David Selzer is a writer of poetry, prose fiction, screenplays and stage plays. He embraces digital platforms to share his work of more than fifty years… READ MORE


  • THE SKELETON ARMY OF STEVEN STREET

    Each Sunday the Salvationists would gather

    at St Giles Cemetery – once the site

    of a medieval leper hospital

    set well beyond Chester’s city limits.

    To the thud of the bass drum, to chords of brass,

    to banners declaiming ‘Be just, and fear not!’,

    to the singing of ‘A friend of Jesus,

    O what bliss!’, uniformed they would march

    onwards to a ‘Stronghold of Satan’ –

    past the spot where, high above the river,

    a Protestant and a Catholic

    were burned to death a century apart.

     

    Beside the canal, near the abattoir,

    steam mill and lead works, was a purpose-built

    enclave of constricted streets of back-to-back

    lodging houses, public houses, gin shops.
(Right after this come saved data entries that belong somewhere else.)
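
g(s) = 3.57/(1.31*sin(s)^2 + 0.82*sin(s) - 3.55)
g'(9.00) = 0.69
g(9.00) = -1.19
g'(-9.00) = -0.06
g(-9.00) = -0.97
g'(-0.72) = 0.20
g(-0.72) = -1.01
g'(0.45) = -0.73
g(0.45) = -1.21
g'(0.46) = -0.74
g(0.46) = -1.22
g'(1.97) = 1.59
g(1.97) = -2.12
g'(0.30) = -0.53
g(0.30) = -1.12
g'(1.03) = -1.59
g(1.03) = -1.89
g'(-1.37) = 0.13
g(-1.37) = -1.15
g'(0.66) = -1.05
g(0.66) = -1.40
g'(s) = 3.57*(-2.62*sin(s)*cos(s) - 0.82*cos(s))/(1.31*sin(s)^2 + 0.82*sin(s) - 3.55)^2 = -(9.3534*sin(s) + 2.9274)*cos(s)/(1.31*sin(s)^2 + 0.82*sin(s) - 3.55)^2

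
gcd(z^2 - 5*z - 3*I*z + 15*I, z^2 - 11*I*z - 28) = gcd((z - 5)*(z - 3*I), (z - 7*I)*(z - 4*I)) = 1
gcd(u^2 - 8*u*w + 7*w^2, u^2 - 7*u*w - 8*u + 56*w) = u - 7*w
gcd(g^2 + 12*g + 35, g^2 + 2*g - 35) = g + 7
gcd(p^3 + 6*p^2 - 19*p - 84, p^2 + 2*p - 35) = p + 7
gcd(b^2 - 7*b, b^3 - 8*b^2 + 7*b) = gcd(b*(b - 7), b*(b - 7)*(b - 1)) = b^2 - 7*b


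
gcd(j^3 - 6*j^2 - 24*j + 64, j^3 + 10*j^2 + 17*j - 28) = j + 4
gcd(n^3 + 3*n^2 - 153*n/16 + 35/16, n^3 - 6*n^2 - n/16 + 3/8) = n - 1/4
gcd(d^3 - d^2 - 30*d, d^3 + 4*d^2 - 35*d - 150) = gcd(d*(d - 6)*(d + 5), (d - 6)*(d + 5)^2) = d^2 - d - 30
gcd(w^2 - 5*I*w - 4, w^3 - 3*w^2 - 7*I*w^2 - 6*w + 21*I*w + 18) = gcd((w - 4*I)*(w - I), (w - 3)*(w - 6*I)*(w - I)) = w - I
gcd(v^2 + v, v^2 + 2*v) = v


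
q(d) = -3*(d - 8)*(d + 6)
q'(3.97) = -17.82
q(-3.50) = 86.25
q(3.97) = 120.54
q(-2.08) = 118.54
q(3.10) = 133.77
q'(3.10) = -12.60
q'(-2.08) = 18.48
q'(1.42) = -2.52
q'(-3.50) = 27.00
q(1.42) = 146.47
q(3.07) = 134.15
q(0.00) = 144.00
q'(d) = 6 - 6*d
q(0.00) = 144.00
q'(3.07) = -12.42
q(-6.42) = -18.17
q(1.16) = 146.92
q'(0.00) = 6.00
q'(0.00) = 6.00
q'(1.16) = -0.96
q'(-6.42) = 44.52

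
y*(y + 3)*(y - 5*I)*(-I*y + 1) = -I*y^4 - 4*y^3 - 3*I*y^3 - 12*y^2 - 5*I*y^2 - 15*I*y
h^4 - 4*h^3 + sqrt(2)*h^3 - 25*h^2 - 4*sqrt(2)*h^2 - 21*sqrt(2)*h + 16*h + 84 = (h - 7)*(h + 3)*(h - sqrt(2))*(h + 2*sqrt(2))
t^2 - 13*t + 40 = (t - 8)*(t - 5)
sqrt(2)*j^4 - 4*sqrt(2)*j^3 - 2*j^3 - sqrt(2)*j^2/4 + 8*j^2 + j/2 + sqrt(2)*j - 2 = (j - 4)*(j - 1/2)*(j - sqrt(2))*(sqrt(2)*j + sqrt(2)/2)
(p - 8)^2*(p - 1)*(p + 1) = p^4 - 16*p^3 + 63*p^2 + 16*p - 64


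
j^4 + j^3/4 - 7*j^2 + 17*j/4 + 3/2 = (j - 2)*(j - 1)*(j + 1/4)*(j + 3)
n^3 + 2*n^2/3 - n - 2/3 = (n - 1)*(n + 2/3)*(n + 1)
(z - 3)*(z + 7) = z^2 + 4*z - 21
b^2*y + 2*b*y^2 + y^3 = y*(b + y)^2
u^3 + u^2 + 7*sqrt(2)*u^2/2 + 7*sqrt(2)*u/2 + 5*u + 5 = (u + 1)*(u + sqrt(2))*(u + 5*sqrt(2)/2)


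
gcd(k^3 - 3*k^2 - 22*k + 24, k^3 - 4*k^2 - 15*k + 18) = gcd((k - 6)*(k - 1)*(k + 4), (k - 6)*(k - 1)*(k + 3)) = k^2 - 7*k + 6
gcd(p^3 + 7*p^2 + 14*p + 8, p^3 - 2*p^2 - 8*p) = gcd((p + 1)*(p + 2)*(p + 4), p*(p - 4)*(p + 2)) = p + 2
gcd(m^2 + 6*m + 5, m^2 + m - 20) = m + 5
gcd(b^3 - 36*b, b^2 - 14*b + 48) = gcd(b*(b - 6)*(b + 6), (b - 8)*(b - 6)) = b - 6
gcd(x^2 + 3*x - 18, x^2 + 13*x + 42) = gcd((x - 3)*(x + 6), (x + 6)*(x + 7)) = x + 6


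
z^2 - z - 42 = (z - 7)*(z + 6)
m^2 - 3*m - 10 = (m - 5)*(m + 2)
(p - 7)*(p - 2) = p^2 - 9*p + 14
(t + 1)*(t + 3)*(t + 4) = t^3 + 8*t^2 + 19*t + 12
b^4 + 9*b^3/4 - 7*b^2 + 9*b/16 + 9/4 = (b - 3/2)*(b - 3/4)*(b + 1/2)*(b + 4)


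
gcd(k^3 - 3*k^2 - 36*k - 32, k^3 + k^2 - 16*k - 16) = k^2 + 5*k + 4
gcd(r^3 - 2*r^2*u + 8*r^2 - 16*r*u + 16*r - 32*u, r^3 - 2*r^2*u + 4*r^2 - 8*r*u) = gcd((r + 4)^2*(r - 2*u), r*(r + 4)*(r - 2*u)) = r^2 - 2*r*u + 4*r - 8*u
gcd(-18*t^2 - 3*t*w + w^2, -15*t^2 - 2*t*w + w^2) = 3*t + w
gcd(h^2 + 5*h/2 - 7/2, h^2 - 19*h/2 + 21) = 1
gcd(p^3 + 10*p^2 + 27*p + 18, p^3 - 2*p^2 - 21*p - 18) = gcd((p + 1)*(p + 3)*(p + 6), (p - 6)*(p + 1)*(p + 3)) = p^2 + 4*p + 3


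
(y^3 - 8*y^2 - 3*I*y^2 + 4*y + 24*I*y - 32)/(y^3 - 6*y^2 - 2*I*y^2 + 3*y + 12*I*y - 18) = (y^2 - 4*y*(2 + I) + 32*I)/(y^2 - 3*y*(2 + I) + 18*I)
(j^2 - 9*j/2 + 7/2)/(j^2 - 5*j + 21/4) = 2*(j - 1)/(2*j - 3)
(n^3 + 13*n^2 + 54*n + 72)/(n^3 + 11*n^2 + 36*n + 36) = (n + 4)/(n + 2)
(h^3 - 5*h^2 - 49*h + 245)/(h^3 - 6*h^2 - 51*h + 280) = (h - 7)/(h - 8)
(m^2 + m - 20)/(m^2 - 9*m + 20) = (m + 5)/(m - 5)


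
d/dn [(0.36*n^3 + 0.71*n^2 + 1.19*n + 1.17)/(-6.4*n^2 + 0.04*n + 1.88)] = (-2.304*n^4 + 0.0288000000000004*n^3 + 9.6748*n^2 + 17.6456*n + 2.1904)/(40.96*n^4 - 0.512*n^3 - 24.0624*n^2 + 0.1504*n + 3.5344)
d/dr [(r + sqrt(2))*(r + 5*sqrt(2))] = 2*r + 6*sqrt(2)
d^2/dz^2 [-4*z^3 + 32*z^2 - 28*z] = 64 - 24*z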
    Steven Street – perhaps three yards across

    and fifty long – was the centre of the slum,

    and home to hundreds of Irish Catholics

    who were refugees from the Great Hunger.

     

    The Salvation Army would march past the cramped,

    noisome ghetto along the canal path

    to ‘O boundless salvation!’. One Sunday, ‘Black

    Sunday’, an ecumenical group

    of English and Irish, Catholics

    and non-Catholics – probably outrageously

    drunk, as well as outrageously poor –

    waited for the parade to pass by

    the canal end of Steven Street, then followed

    the last rank – mocking the hymns, hurling abuse,

    dead rats, stones, and unfurling a raggedy

    banner with a scrawled skull and crossbones.

    Some Salvationists were seriously

    assaulted, needing medical attention –

    but the magistracy, concerned for Chester’s

    tourist trade, considered the Sally Army

    provocative, so bound over

    the Steven Street ‘generals’ to keep the peace,

    despite green-ink letters to the local press

    railing against Fenians and Popery.

     

    That year the British sent forty thousand troops

    to land at Alexandria and invade

    the Suez Canal Zone, the canal itself

    being supposedly under threat. Steven Street –

    or, rather, its straitened dwellings – was demolished

    when I was a young man, and replaced with a block

    of social housing. About twenty feet

    of narrow road way, barely a car’s width,

    remains – but not much else has changed: lives crippled

    by accident, and the self-interest

    of others; lives abridged by class, and want,

    and bigotry; whole nations hoodwinked

    by wonders and marvels, by abstractions;

    consumed, diminished by avarice.

     

     


    One response to “THE SKELETON ARMY OF STEVEN STREET”


    1. John Huddart Avatar

      This is near the Theatre Club, isn’t it? All those rehearsals, and evenings with Bernard in the bar, and never a thought for the layers beneath out feet.